Saturday night, the Madison music scene left nothing to be desired. City residents had an inkling of what was coming weeks beforehand as flyers cropped up all over town — from the Majestic’s “Britney vs. Gaga” event to a three-part musical masterpiece at the Frequency with The Daredevil, Icarus Himself and Caroline Smith and the Goodnight Sleeps.
The Orpheum Theater’s doors opened at 7 p.m. for Bon Iver, and for once I was there on time with my wits totally about me. The opener, beautifully British singer Lianne La Havas, was a pleasant surprise. I thought for sure it would have been a Midwest native easily upstaged by Bon Iver. Of course, on the latter count, she was. But that’s saying more about Bon Iver’s talent than hers, because at any other show she could have been headlining. The crowd’s response to her Adele-meets-Norah Jones vocals was extremely positive.
What stunned me about the Orpheum on this visit was not only its historic and cosmetic beauty, but how full it was. Standing five rows away from the stage gave me a tunnel vision view of what was going on, so it wasn’t until during curtain call that I finally looked back at the audience — I was taken aback by the rows upon rows of people standing and applauding from the relatively expansive balcony and the seats below it.
Even prior to the main event, the audience was already in unadulterated awe. The pre-show chatter had an unmistakable antsy atmosphere, which intensified the longer the wait. Bon Iver’s lateness to going onstage was frustratingly fashionable.
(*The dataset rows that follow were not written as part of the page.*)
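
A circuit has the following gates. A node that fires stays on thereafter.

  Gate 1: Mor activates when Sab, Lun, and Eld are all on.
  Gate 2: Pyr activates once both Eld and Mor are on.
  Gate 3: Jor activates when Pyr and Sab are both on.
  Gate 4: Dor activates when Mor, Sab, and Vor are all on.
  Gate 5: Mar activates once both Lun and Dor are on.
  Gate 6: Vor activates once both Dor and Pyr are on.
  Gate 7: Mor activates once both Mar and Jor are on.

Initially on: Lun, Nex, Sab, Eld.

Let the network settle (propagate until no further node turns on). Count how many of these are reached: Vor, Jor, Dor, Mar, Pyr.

2

Sab, Lun, and Eld are on, so Mor activates (Gate 1).
Eld and Mor are on, so Pyr activates (Gate 2).
Pyr and Sab are on, so Jor activates (Gate 3).
Vor would need Dor and Pyr (Gate 6), but Dor never turns on.
Jor: reached.
Dor would need Mor, Sab, and Vor (Gate 4), but Vor never turns on.
Mar would need Lun and Dor (Gate 5), but Dor never turns on.
Pyr: reached.
Reached: Jor and Pyr — 2 of the 5.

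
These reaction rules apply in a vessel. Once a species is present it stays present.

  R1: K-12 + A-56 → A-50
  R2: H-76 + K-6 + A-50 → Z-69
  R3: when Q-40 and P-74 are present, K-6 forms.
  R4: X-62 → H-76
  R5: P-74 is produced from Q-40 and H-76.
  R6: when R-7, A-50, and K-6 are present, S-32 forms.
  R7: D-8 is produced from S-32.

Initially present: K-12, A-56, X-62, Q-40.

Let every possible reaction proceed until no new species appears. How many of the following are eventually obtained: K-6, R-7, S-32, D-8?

X-62 present → H-76 forms (R4).
Q-40 and H-76 present → P-74 forms (R5).
Q-40 and P-74 present → K-6 forms (R3).
K-6: reached.
No rule produces R-7, and it is not given.
S-32 would need R-7, A-50, and K-6 (R6), but R-7 never forms.
D-8 would need S-32 (R7), but S-32 never forms.
Reached: K-6 — 1 of the 4.

1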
There was this pretense, I think, that we were all trying to hold onto before the show: “Calm down, he’s not really a god; he’s just a guy from Wisconsin.” That was soon lost when Bon Iver began to play.
Justin Vernon had seven people up on stage with him, and all of them emitted a rock star aura I’d never experienced. The set list they chose to play in Madison purposefully left out several mellower works in lieu of showcasing what I’ll describe as a tremendous, commanding veneer. This brought to light one critical observation: If listeners allow themselves to get lost among its softer pieces of Bon Iver music like “Fall Creek Boys Choir” with James Blake, they could swiftly and easily forget the kind of powerful sounds of which this band is capable. With the exponential rate at which Bon Iver rose to fame, I feel fortunate to have seen the band at an intimate setting like the Orpheum, and in his home state to top it off.
Superficially, this doesn’t really matter, but half of the reason people go to concerts is proximity to the artist, so I can’t believe that seeing them in a sentimental location is entirely ambiguous — just ask any Chicagoan where they would prefer to see Kanye West if given the choice, or extend to an Ohio native the same question on The Black Keys.
Vernon repeatedly expressed his intentions for brevity between songs so that the band could keep playing as much music as they could before the end, but he did make a point to emphasize that this performance was significant. Although the other members’ origins range from North Carolina to New York, he assured the audience that statements like “I’m so glad to be here, Cincinnati!” aren’t quite as heartfelt as when made within a 200-mile radius from Eau Claire, Wis.
Vernon has the unique ability to craft a clear picture of a location through merely the imagery of his rich, rolling and dulcet singing. For example, in “Flume,” where he croons, “I move in water, shore to shore … Lapping lakes like leery loons” with the exquisite inexactness of an impressionistic painter. Songs like “Wisconsin” and “Minnesota, WI,” are of course exceptionally accessible to the people of this state — each bar, chord and lyric evokes an emotional vision of its lakes and woods. Those who have experienced Wisconsin’s physical geography first-hand fully understand, and other listeners are just fortunate enough to take part in the musical allusion.
Throughout the show, pre-tears accumulated but were not shed — with Vernon in such close proximity I felt I had to hold it together. This is more than many, many others in attendance could say: I’m talking to you, girl who screamed “You’re sooo talented!” during Vernon’s only solo performance, of “Re: Stacks.”
That said, Bon Iver’s members also impressed. The seven other band members play an astounding variety of instruments, and definitely rival Vernon’s vocal talents during harmonies. He made a joke about them, in particular beat boxing trombonist and singer Reggie Pace, sometimes garnering more attention than him on stage.
My personal favorite to see live was Michael Noyce, from Madison. As much as his appearance would suggest otherwise, he is older than 18. He was Vernon’s guitar student for several years before college, and his talents on that instrument, while great, are surpassed by his voice. The band’s encore consisted of a cover sandwiched between two tracks off of For Emma, Forever Ago. Even still, the concert seemed cruelly short: One second of soul-crawling magnificence when in a just world they would have played for an eternity. In a word, breathtaking can only describe the experience as a whole.